I'm pretty sure you can see your daily tips in realtime with a little bit of math...

I had 2 $5 minimum fares, $4 pay no tip = $8. 

Plus 1 almost minimum 5.11 fare x 0.80 = 4.09 pay = $12.09 pay total for the week.

Express pay shows 11.59 available to "Get paid" (!fistbump!). Remember the $0.50 fee.

Tonight I had one $6.78 fare x 0.80 = $5.42 pay + 11.59 = 17.01

Express pay shows 19.01 available, so I'm guessing $2 tip.. especially based on the one ride I had tonight (4 pax, had to wait a few minutes for them all to come out, but otherwise painless)

I'll update when I get my daily statement tomorrow, but has anyone else tracked gross vs gross-20% vs tips, as shown in driver stats?


----------



## andaas (May 19, 2015)

Best I can tell, ExpressPay does work your current tips into the payout. I noticed this last weekend when my payout amount exceeded my total fares. I tested ExpressPay on Sunday when I was done driving for the week, and it worked as expected - pay was available within 30 minutes (Wells Fargo). Also, after the week completed, additional payout for guarantees was deposited into my account on Wednesday on the normal pay schedule.

Also, I had a driver referral complete Monday night; the $500 showed up immediately on ExpressPay for both me and the driver I referred. 

(I'm cheap and am not spending the $0.50 to get the $499.50, lol).


----------



## ForteJ (Nov 20, 2015)

> "(I'm cheap and am not spending the $0.50 to get the $499.50, lol).


I only drive part time, $50-150 weeks, so why give up even another 0.001 of a % if you don't have to? I still appreciate the option though in case i need the cash NOW!..


----------



## ForteJ (Nov 20, 2015)

ForteJ said:


> I'm pretty sure you can see your daily tips in realtime with a little bit of math...
> 
> I had 2 $5 minimum fares, $4 pay no tip = $8.
> 
> ...


Confirmed.

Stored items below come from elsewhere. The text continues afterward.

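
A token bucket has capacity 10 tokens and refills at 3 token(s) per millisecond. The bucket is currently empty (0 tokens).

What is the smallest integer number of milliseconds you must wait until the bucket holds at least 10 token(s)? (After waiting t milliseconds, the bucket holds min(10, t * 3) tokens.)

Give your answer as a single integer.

Need t * 3 >= 10, so t >= 10/3.
Smallest integer t = ceil(10/3) = 4.

Answer: 4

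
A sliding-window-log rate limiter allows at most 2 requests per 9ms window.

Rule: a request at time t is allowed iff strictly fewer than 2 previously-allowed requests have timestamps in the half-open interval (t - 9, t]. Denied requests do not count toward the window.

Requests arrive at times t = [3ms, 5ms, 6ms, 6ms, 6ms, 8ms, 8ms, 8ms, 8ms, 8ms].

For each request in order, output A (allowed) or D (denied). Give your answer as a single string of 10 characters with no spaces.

Tracking allowed requests in the window:
  req#1 t=3ms: ALLOW
  req#2 t=5ms: ALLOW
  req#3 t=6ms: DENY
  req#4 t=6ms: DENY
  req#5 t=6ms: DENY
  req#6 t=8ms: DENY
  req#7 t=8ms: DENY
  req#8 t=8ms: DENY
  req#9 t=8ms: DENY
  req#10 t=8ms: DENY

Answer: AADDDDDDDD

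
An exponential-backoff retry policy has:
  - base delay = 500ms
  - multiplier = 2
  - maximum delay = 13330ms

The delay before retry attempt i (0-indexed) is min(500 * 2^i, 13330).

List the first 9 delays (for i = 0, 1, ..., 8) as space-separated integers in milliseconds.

Answer: 500 1000 2000 4000 8000 13330 13330 13330 13330

Derivation:
Computing each delay:
  i=0: min(500*2^0, 13330) = 500
  i=1: min(500*2^1, 13330) = 1000
  i=2: min(500*2^2, 13330) = 2000
  i=3: min(500*2^3, 13330) = 4000
  i=4: min(500*2^4, 13330) = 8000
  i=5: min(500*2^5, 13330) = 13330
  i=6: min(500*2^6, 13330) = 13330
  i=7: min(500*2^7, 13330) = 13330
  i=8: min(500*2^8, 13330) = 13330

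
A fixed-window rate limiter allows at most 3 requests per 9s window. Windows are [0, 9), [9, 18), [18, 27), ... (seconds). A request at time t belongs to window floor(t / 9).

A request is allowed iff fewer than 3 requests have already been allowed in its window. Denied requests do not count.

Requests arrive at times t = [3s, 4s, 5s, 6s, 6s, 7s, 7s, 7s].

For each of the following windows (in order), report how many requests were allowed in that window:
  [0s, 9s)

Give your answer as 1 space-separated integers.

Processing requests:
  req#1 t=3s (window 0): ALLOW
  req#2 t=4s (window 0): ALLOW
  req#3 t=5s (window 0): ALLOW
  req#4 t=6s (window 0): DENY
  req#5 t=6s (window 0): DENY
  req#6 t=7s (window 0): DENY
  req#7 t=7s (window 0): DENY
  req#8 t=7s (window 0): DENY

Allowed counts by window: 3

Answer: 3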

I did get a $2 tip last night, so express pay definitely includes tips as they happen. Not sure if after the fact tips show up, but I'm guessing they should also.


----------



## BostonBarry (Aug 31, 2015)

ExpressPay includes payments for EVERYTHING that isn't dependent on an end of week calculation. Examples of those calculations are Guarantee bonus and Power Driver Bonus. What is does pay is 80% (or 75% if you're on the newer commission structure) of fares earned and 100% of cancellations, tips, tolls, referrals, and any cleaning or other damage fees applied to your account.


----------



## ubergordo (Nov 23, 2015)

I used and it was awesome; the money in my account whitin an hour. (I needed the moola)


----------



## AllenChicago (Nov 19, 2015)

Maybe it's because I'm relatively new (started Lyfting 11.15.2015), but my Express Pay option doesn't kick in until at least $50 of commission is available. I used it for the first time last week. Had to login to my Driver Dashboard and enter my Debit Card info first. Then, clicked on the button to Express the funds to that Fifth Third bank account. Took 2 days, but the $51.60 arrived. (As pointed out, the only additional fee deducted was .50cents.)

I've been with companies (non-transportation) that turned crooked and stopped paying. To me, being able to cash-out when I want to, is very appealing. Be advised...If Lyft suddenly turns off this ability, there's trouble brewing at HQ.


----------



## BostonBarry (Aug 31, 2015)

My first deposit took 1.5 days too but the subsequent ones were 20 minutes. See if your next one goes faster. If not, your bank probably doesn't allow immediate availability on electronic transfers/refunds. And yes, one of the conditions is having $50 in avaliable withdrawals.


----------